一道白光划破死一般沉寂的黑暗,只见乌漆的楼梯间早已被染红一片。
从高处摔下来的女人一动不动,杂乱的头发半盖住惨白的脸,却没盖住那双瞪大的眼,鲜血从她后脑不断往外涌。
“啊啊啊啊啊死人了!快报警!”
尖叫和惊昂声一并响起,随后是逃窜般的脚步声,可是楼道里没有人再敢开门出来瞧一眼。
沈东石似乎还没反应过来,依旧站在楼梯口那。
他掐着孩子的手微微颤抖,不可置信地看向倒在地上的那具身体,往后踉跄两步:“臭娘们又在装,这楼梯能有多高,滚下去就死了?”

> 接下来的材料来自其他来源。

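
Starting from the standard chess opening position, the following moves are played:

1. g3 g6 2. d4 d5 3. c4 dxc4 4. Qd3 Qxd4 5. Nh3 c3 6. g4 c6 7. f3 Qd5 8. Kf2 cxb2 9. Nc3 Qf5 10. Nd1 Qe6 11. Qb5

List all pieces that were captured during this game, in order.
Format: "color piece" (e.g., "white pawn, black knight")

Tracking captures:
  dxc4: captured white pawn
  Qxd4: captured white pawn
  cxb2: captured white pawn

white pawn, white pawn, white pawn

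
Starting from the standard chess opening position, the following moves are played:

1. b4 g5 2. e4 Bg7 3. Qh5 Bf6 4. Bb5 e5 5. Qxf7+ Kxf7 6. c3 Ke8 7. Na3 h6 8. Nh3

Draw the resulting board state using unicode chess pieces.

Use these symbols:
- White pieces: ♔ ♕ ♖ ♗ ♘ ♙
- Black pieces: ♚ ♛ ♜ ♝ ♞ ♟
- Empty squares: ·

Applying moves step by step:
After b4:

♜ ♞ ♝ ♛ ♚ ♝ ♞ ♜
♟ ♟ ♟ ♟ ♟ ♟ ♟ ♟
· · · · · · · ·
· · · · · · · ·
· ♙ · · · · · ·
· · · · · · · ·
♙ · ♙ ♙ ♙ ♙ ♙ ♙
♖ ♘ ♗ ♕ ♔ ♗ ♘ ♖


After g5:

♜ ♞ ♝ ♛ ♚ ♝ ♞ ♜
♟ ♟ ♟ ♟ ♟ ♟ · ♟
· · · · · · · ·
· · · · · · ♟ ·
· ♙ · · · · · ·
· · · · · · · ·
♙ · ♙ ♙ ♙ ♙ ♙ ♙
♖ ♘ ♗ ♕ ♔ ♗ ♘ ♖


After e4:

♜ ♞ ♝ ♛ ♚ ♝ ♞ ♜
♟ ♟ ♟ ♟ ♟ ♟ · ♟
· · · · · · · ·
· · · · · · ♟ ·
· ♙ · · ♙ · · ·
· · · · · · · ·
♙ · ♙ ♙ · ♙ ♙ ♙
♖ ♘ ♗ ♕ ♔ ♗ ♘ ♖


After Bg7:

♜ ♞ ♝ ♛ ♚ · ♞ ♜
♟ ♟ ♟ ♟ ♟ ♟ ♝ ♟
· · · · · · · ·
· · · · · · ♟ ·
· ♙ · · ♙ · · ·
· · · · · · · ·
♙ · ♙ ♙ · ♙ ♙ ♙
♖ ♘ ♗ ♕ ♔ ♗ ♘ ♖


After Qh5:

♜ ♞ ♝ ♛ ♚ · ♞ ♜
♟ ♟ ♟ ♟ ♟ ♟ ♝ ♟
· · · · · · · ·
· · · · · · ♟ ♕
· ♙ · · ♙ · · ·
· · · · · · · ·
♙ · ♙ ♙ · ♙ ♙ ♙
♖ ♘ ♗ · ♔ ♗ ♘ ♖


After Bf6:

♜ ♞ ♝ ♛ ♚ · ♞ ♜
♟ ♟ ♟ ♟ ♟ ♟ · ♟
· · · · · ♝ · ·
· · · · · · ♟ ♕
· ♙ · · ♙ · · ·
· · · · · · · ·
♙ · ♙ ♙ · ♙ ♙ ♙
♖ ♘ ♗ · ♔ ♗ ♘ ♖


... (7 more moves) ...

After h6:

♜ ♞ ♝ ♛ ♚ · ♞ ♜
♟ ♟ ♟ ♟ · · · ·
· · · · · ♝ · ♟
· ♗ · · ♟ · ♟ ·
· ♙ · · ♙ · · ·
♘ · ♙ · · · · ·
♙ · · ♙ · ♙ ♙ ♙
♖ · ♗ · ♔ · ♘ ♖


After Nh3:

♜ ♞ ♝ ♛ ♚ · ♞ ♜
♟ ♟ ♟ ♟ · · · ·
· · · · · ♝ · ♟
· ♗ · · ♟ · ♟ ·
· ♙ · · ♙ · · ·
♘ · ♙ · · · · ♘
♙ · · ♙ · ♙ ♙ ♙
♖ · ♗ · ♔ · · ♖



  a b c d e f g h
  ─────────────────
8│♜ ♞ ♝ ♛ ♚ · ♞ ♜│8
7│♟ ♟ ♟ ♟ · · · ·│7
6│· · · · · ♝ · ♟│6
5│· ♗ · · ♟ · ♟ ·│5
4│· ♙ · · ♙ · · ·│4
3│♘ · ♙ · · · · ♘│3
2│♙ · · ♙ · ♙ ♙ ♙│2
1│♖ · ♗ · ♔ · · ♖│1
  ─────────────────
  a b c d e f g h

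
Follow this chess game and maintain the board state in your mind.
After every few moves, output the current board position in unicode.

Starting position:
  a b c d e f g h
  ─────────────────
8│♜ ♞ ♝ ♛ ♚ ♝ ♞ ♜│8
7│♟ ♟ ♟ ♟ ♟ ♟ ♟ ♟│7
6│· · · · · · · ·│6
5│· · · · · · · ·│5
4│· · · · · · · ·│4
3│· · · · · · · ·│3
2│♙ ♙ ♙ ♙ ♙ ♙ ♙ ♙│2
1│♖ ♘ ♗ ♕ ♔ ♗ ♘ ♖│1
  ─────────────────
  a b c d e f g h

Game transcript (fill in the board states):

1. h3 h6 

  a b c d e f g h
  ─────────────────
8│♜ ♞ ♝ ♛ ♚ ♝ ♞ ♜│8
7│♟ ♟ ♟ ♟ ♟ ♟ ♟ ·│7
6│· · · · · · · ♟│6
5│· · · · · · · ·│5
4│· · · · · · · ·│4
3│· · · · · · · ♙│3
2│♙ ♙ ♙ ♙ ♙ ♙ ♙ ·│2
1│♖ ♘ ♗ ♕ ♔ ♗ ♘ ♖│1
  ─────────────────
  a b c d e f g h

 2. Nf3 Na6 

  a b c d e f g h
  ─────────────────
8│♜ · ♝ ♛ ♚ ♝ ♞ ♜│8
7│♟ ♟ ♟ ♟ ♟ ♟ ♟ ·│7
6│♞ · · · · · · ♟│6
5│· · · · · · · ·│5
4│· · · · · · · ·│4
3│· · · · · ♘ · ♙│3
2│♙ ♙ ♙ ♙ ♙ ♙ ♙ ·│2
1│♖ ♘ ♗ ♕ ♔ ♗ · ♖│1
  ─────────────────
  a b c d e f g h

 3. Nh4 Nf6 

  a b c d e f g h
  ─────────────────
8│♜ · ♝ ♛ ♚ ♝ · ♜│8
7│♟ ♟ ♟ ♟ ♟ ♟ ♟ ·│7
6│♞ · · · · ♞ · ♟│6
5│· · · · · · · ·│5
4│· · · · · · · ♘│4
3│· · · · · · · ♙│3
2│♙ ♙ ♙ ♙ ♙ ♙ ♙ ·│2
1│♖ ♘ ♗ ♕ ♔ ♗ · ♖│1
  ─────────────────
  a b c d e f g h

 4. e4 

  a b c d e f g h
  ─────────────────
8│♜ · ♝ ♛ ♚ ♝ · ♜│8
7│♟ ♟ ♟ ♟ ♟ ♟ ♟ ·│7
6│♞ · · · · ♞ · ♟│6
5│· · · · · · · ·│5
4│· · · · ♙ · · ♘│4
3│· · · · · · · ♙│3
2│♙ ♙ ♙ ♙ · ♙ ♙ ·│2
1│♖ ♘ ♗ ♕ ♔ ♗ · ♖│1
  ─────────────────
  a b c d e f g h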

说是这么说,但男人没下去求证,反而哆哆嗦嗦地逃进了屋里。
被打得意识不清的沈凛终于失去桎梏,脱力地摔在地上,望向下面的楼梯拐角处。
楼道上的血在流。
男孩额头上的血也在流,视线渐渐模糊。
……
一个月后。
这起家暴致死的官司迎来最终判决。
“被告沈东石家暴行为性质恶劣,对妻小长期虐待,多次实施暴力并过失致其妻子郑琏死亡。本庭根据《中华人民共和国刑法》第二百三十三条的刑罚幅度,鞍岭镇县级人民法院判处被告沈东石6年有期徒刑,立即执行。”
案子告终,法锤敲下。
庭审中的全体人员和观审席位上的人共同起立。